8 United States federal law does not require service on private individuals or companies to be sent to ABC Legal Services for service to be effective because informal service by mail is permitted. Indeed, in Kabbabe v Google LLC [2020] FCA 126 at [9], Murphy J said:
In Water Splash Inc v Menon 581 U.S. 1 (2017) at 12 the US Supreme Court held that the Hague Service Convention does not prohibit service of process in the USA by direct post to the respondent, and there is nothing in the materials before the Court to indicate that the USA objects to direct postal service of legal process under the Convention. The Practical Handbook [on the Operation of the Hague Service Convention (Permanent Bureau of the Hague Conference on Private International Law, 2006)] states at [204] that a comprehensive list of objecting States is available on the website of the Permanent Bureau of the Hague Conference on Private International Law. Having reviewed that website, it states that the USA does not object to service under Art. 10(a). I proceed on that basis.
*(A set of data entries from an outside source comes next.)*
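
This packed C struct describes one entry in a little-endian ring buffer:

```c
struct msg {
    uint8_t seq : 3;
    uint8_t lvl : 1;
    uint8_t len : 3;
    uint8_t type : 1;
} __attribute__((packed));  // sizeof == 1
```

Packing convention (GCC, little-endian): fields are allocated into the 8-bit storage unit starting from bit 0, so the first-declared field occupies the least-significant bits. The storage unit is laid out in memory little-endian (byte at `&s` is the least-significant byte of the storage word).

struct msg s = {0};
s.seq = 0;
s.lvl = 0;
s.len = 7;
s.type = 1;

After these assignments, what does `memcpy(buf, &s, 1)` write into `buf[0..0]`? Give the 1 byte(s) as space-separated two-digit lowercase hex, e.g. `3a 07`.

f0

seq:3 = 0 → 0x0 << 0 → word 0x00
lvl:1 = 0 → 0x0 << 3 → word 0x00
len:3 = 7 → 0x7 << 4 → word 0x70
type:1 = 1 → 0x1 << 7 → word 0xf0
word = 0xf0 → little-endian bytes:
  [0]=0xf0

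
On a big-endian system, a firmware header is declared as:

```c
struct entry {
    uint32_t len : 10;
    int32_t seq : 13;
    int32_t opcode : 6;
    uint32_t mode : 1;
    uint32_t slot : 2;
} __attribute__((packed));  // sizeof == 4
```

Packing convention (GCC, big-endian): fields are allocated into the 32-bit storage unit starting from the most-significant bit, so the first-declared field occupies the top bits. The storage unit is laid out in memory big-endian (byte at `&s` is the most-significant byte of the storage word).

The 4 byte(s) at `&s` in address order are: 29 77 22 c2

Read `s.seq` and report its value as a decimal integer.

[0]=0x29 [1]=0x77 [2]=0x22 [3]=0xc2 (big-endian) → word 0x297722c2
len:10 @ bit 22 → (0x297722c2>>22)&0x3ff = 0xa5
seq:13 @ bit 9 → (0x297722c2>>9)&0x1fff = 0x1b91  ←
opcode:6 @ bit 3 → (0x297722c2>>3)&0x3f = 0x18
mode:1 @ bit 2 → (0x297722c2>>2)&0x1 = 0x0
slot:2 @ bit 0 → (0x297722c2>>0)&0x3 = 0x2
seq signed 13b, MSB=1: 7057 - 8192 = -1135

-1135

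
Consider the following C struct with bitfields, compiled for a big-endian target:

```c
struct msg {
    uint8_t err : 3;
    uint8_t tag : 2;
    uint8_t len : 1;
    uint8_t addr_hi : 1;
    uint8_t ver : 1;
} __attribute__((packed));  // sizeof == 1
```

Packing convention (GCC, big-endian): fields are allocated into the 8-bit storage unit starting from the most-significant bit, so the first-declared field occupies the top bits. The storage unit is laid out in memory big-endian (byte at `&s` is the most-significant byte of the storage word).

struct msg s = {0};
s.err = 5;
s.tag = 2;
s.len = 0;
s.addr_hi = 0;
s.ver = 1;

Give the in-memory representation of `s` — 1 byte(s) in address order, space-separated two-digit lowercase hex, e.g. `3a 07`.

[5+:3] err=5 & 0x7 = 0x5; word=0xa0
[3+:2] tag=2 & 0x3 = 0x2; word=0xb0
[2+:1] len=0 & 0x1 = 0x0; word=0xb0
[1+:1] addr_hi=0 & 0x1 = 0x0; word=0xb0
[0+:1] ver=1 & 0x1 = 0x1; word=0xb1
word = 0xb1 → big-endian bytes:
  [0]=0xb1

b1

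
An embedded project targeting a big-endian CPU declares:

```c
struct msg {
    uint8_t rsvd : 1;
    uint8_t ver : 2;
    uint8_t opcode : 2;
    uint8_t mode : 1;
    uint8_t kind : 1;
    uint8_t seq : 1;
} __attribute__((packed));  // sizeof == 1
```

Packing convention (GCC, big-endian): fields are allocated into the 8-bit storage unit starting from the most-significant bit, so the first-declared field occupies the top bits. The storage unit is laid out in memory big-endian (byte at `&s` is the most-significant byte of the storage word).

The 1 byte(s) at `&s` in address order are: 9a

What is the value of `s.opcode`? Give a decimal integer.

[0]=0x9a (big-endian) → word 0x9a
rsvd [7+:1] = (word>>7) & 0x1 = 1
ver [5+:2] = (word>>5) & 0x3 = 0
opcode [3+:2] = (word>>3) & 0x3 = 3  ←
mode [2+:1] = (word>>2) & 0x1 = 0
kind [1+:1] = (word>>1) & 0x1 = 1
seq [0+:1] = (word>>0) & 0x1 = 0

3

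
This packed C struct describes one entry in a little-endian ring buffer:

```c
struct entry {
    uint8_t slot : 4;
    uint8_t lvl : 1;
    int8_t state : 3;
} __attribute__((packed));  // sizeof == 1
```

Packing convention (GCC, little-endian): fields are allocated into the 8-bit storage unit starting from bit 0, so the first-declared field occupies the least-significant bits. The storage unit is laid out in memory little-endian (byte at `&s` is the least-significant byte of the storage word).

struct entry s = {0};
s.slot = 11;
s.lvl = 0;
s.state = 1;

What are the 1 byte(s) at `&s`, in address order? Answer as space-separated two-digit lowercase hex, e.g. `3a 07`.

slot (4b) val=11 bits=0xb at bit 0: 0x0b
lvl (1b) val=0 bits=0x0 at bit 4: 0x0b
state (3b) val=1 bits=0x1 at bit 5: 0x2b
word = 0x2b → little-endian bytes:
  [0]=0x2b

2b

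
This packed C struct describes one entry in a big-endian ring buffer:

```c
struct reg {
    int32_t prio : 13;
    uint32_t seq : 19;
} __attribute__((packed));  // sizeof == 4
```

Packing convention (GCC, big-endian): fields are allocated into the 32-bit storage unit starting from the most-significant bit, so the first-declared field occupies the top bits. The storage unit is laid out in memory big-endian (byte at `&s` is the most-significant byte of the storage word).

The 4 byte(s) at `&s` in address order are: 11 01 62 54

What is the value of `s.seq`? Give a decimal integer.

90708

[0]=0x11 [1]=0x01 [2]=0x62 [3]=0x54 (big-endian) → word 0x11016254
prio [19+:13] = (word>>19) & 0x1fff = 544
seq [0+:19] = (word>>0) & 0x7ffff = 90708  ←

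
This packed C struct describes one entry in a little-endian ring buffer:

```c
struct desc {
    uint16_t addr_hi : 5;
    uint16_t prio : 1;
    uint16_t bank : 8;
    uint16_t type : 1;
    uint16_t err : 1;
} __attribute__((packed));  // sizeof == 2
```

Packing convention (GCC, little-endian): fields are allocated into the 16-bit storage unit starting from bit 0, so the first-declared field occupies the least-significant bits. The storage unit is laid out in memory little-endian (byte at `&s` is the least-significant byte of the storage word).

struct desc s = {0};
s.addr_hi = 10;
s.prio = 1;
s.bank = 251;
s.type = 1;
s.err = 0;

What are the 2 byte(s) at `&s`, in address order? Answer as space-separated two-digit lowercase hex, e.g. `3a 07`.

addr_hi:5 = 10 → 0xa << 0 → word 0x000a
prio:1 = 1 → 0x1 << 5 → word 0x002a
bank:8 = 251 → 0xfb << 6 → word 0x3eea
type:1 = 1 → 0x1 << 14 → word 0x7eea
err:1 = 0 → 0x0 << 15 → word 0x7eea
word = 0x7eea → little-endian bytes:
  [0]=0xea  [1]=0x7e

ea 7e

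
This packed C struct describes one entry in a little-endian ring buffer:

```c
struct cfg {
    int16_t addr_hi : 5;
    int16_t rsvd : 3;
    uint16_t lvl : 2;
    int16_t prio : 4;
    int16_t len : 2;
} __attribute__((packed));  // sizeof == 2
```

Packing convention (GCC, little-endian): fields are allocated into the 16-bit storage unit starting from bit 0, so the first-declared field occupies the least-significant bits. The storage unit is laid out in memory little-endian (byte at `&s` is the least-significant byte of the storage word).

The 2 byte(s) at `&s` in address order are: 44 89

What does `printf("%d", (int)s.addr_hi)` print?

4

[0]=0x44 [1]=0x89 (little-endian) → word 0x8944
addr_hi:5 @ bit 0 → (0x8944>>0)&0x1f = 0x4  ←
rsvd:3 @ bit 5 → (0x8944>>5)&0x7 = 0x2
lvl:2 @ bit 8 → (0x8944>>8)&0x3 = 0x1
prio:4 @ bit 10 → (0x8944>>10)&0xf = 0x2
len:2 @ bit 14 → (0x8944>>14)&0x3 = 0x2
addr_hi signed 5b, MSB=0: value = 4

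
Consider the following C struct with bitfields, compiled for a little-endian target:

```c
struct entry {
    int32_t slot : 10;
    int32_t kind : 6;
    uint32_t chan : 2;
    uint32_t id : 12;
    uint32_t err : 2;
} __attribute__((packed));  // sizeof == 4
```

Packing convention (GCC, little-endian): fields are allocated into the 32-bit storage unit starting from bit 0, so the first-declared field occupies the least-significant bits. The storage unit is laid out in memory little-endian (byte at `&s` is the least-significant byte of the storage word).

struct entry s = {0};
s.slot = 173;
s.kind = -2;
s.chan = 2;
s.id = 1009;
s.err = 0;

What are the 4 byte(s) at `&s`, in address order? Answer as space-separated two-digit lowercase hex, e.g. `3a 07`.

slot (10b) val=173 bits=0xad at bit 0: 0x000000ad
kind (6b) val=-2 bits=0x3e at bit 10: 0x0000f8ad
chan (2b) val=2 bits=0x2 at bit 16: 0x0002f8ad
id (12b) val=1009 bits=0x3f1 at bit 18: 0x0fc6f8ad
err (2b) val=0 bits=0x0 at bit 30: 0x0fc6f8ad
word = 0x0fc6f8ad → little-endian bytes:
  [0]=0xad  [1]=0xf8  [2]=0xc6  [3]=0x0f

ad f8 c6 0f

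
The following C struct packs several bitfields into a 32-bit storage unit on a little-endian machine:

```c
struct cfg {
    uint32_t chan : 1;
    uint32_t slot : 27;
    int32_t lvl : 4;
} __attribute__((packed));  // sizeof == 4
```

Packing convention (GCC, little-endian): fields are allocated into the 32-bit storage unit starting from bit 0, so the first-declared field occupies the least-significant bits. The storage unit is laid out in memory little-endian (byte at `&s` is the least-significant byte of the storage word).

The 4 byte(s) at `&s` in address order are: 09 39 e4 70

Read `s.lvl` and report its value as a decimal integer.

[0]=0x09 [1]=0x39 [2]=0xe4 [3]=0x70 (little-endian) → word 0x70e43909
chan:1 @ bit 0 → (0x70e43909>>0)&0x1 = 0x1
slot:27 @ bit 1 → (0x70e43909>>1)&0x7ffffff = 0x721c84
lvl:4 @ bit 28 → (0x70e43909>>28)&0xf = 0x7  ←
lvl signed 4b, MSB=0: value = 7

7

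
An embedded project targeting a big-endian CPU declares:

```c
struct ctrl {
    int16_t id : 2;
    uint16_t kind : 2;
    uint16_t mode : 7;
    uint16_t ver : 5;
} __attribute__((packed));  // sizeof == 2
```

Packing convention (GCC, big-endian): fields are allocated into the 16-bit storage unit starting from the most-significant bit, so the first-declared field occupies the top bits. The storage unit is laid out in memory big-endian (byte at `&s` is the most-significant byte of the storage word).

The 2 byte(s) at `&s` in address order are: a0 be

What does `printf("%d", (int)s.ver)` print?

[0]=0xa0 [1]=0xbe (big-endian) → word 0xa0be
id:2 @ bit 14 → (0xa0be>>14)&0x3 = 0x2
kind:2 @ bit 12 → (0xa0be>>12)&0x3 = 0x2
mode:7 @ bit 5 → (0xa0be>>5)&0x7f = 0x5
ver:5 @ bit 0 → (0xa0be>>0)&0x1f = 0x1e  ←

30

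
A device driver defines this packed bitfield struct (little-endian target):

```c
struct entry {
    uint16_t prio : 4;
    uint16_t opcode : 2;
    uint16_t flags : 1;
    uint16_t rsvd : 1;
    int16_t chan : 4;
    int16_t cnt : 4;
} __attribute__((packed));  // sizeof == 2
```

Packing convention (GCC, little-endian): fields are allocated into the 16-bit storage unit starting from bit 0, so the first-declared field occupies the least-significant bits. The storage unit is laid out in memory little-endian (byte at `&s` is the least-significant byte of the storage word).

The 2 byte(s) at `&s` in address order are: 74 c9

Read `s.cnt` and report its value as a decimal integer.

[0]=0x74 [1]=0xc9 (little-endian) → word 0xc974
prio [0+:4] = (word>>0) & 0xf = 4
opcode [4+:2] = (word>>4) & 0x3 = 3
flags [6+:1] = (word>>6) & 0x1 = 1
rsvd [7+:1] = (word>>7) & 0x1 = 0
chan [8+:4] = (word>>8) & 0xf = 9
cnt [12+:4] = (word>>12) & 0xf = 12  ←
cnt signed 4b, MSB=1: 12 - 16 = -4

-4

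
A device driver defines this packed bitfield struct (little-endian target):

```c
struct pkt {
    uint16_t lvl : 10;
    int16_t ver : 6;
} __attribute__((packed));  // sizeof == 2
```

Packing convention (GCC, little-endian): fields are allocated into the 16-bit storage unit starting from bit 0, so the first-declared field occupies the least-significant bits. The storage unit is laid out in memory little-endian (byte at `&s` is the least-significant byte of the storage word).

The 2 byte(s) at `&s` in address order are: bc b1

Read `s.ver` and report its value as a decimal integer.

[0]=0xbc [1]=0xb1 (little-endian) → word 0xb1bc
lvl [0+:10] = (word>>0) & 0x3ff = 444
ver [10+:6] = (word>>10) & 0x3f = 44  ←
ver signed 6b, MSB=1: 44 - 64 = -20

-20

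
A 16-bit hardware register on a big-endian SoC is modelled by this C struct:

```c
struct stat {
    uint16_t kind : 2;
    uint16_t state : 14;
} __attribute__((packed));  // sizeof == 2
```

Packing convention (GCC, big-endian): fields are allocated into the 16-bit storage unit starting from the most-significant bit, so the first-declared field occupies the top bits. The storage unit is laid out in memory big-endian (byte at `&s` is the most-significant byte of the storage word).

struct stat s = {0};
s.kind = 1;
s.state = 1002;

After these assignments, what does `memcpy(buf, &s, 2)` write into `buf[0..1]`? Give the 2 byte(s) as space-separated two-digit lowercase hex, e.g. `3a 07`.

kind (2b) val=1 bits=0x1 at bit 14: 0x4000
state (14b) val=1002 bits=0x3ea at bit 0: 0x43ea
word = 0x43ea → big-endian bytes:
  [0]=0x43  [1]=0xea

43 ea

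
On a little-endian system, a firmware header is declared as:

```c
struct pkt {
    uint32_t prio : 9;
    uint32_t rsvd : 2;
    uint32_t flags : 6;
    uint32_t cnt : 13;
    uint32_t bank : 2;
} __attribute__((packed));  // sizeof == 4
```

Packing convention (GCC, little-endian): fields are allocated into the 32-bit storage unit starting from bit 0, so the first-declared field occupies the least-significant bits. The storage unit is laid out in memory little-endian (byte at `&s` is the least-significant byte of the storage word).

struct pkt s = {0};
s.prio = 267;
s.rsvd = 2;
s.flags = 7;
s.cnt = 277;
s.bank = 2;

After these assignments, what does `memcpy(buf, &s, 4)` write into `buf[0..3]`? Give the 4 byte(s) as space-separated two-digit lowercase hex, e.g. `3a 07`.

0b 3d 2a 82

prio:9 = 267 → 0x10b << 0 → word 0x0000010b
rsvd:2 = 2 → 0x2 << 9 → word 0x0000050b
flags:6 = 7 → 0x7 << 11 → word 0x00003d0b
cnt:13 = 277 → 0x115 << 17 → word 0x022a3d0b
bank:2 = 2 → 0x2 << 30 → word 0x822a3d0b
word = 0x822a3d0b → little-endian bytes:
  [0]=0x0b  [1]=0x3d  [2]=0x2a  [3]=0x82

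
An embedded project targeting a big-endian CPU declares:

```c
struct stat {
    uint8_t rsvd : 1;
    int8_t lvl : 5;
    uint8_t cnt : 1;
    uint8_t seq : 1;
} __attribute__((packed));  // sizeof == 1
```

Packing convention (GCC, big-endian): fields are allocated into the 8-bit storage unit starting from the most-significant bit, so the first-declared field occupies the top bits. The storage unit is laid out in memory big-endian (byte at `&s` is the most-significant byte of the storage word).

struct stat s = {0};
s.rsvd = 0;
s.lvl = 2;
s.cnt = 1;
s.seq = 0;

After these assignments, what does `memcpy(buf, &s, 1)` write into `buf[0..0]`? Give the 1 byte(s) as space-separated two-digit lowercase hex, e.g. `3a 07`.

0a

[7+:1] rsvd=0 & 0x1 = 0x0; word=0x00
[2+:5] lvl=2 & 0x1f = 0x2; word=0x08
[1+:1] cnt=1 & 0x1 = 0x1; word=0x0a
[0+:1] seq=0 & 0x1 = 0x0; word=0x0a
word = 0x0a → big-endian bytes:
  [0]=0x0a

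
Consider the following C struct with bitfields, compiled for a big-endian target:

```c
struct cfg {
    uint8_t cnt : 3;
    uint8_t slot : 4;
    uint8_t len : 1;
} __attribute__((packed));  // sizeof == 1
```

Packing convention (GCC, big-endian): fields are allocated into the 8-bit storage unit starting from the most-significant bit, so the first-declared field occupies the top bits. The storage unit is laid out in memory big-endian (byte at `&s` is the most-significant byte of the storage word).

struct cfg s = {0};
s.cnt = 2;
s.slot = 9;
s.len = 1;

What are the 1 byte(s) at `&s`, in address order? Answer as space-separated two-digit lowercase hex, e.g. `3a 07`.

53

[5+:3] cnt=2 & 0x7 = 0x2; word=0x40
[1+:4] slot=9 & 0xf = 0x9; word=0x52
[0+:1] len=1 & 0x1 = 0x1; word=0x53
word = 0x53 → big-endian bytes:
  [0]=0x53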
9 Mr Barilaro proposes to serve, as the Court sees fit, either using the central authority process under the Hague Convention or by registered post on Google's address in California. In my opinion, there is no reason why service on Google by registered post is not an appropriate means of serving the originating application, the statement of claim, the orders for service and associated documents.
10 Because Mr Shanks admits that one of the matters complained of conveys the imputations to which I have referred, I am satisfied that, for the purpose of r 10.43, there is a prima facie case that those imputations are, on their face, defamatory, and that Google is a publisher of the matters complained of. I am also satisfied that Mr Barilaro has a prima facie case for some of the relief claimed in the proceeding, being in respect of the publication of the first matter complained of. In addition, Google is a proper or necessary party because each person involved in a publication of defamatory matter is a publisher of it: Webb v Bloch (1928) 41 CLR 331 at 363-365 per Isaacs J.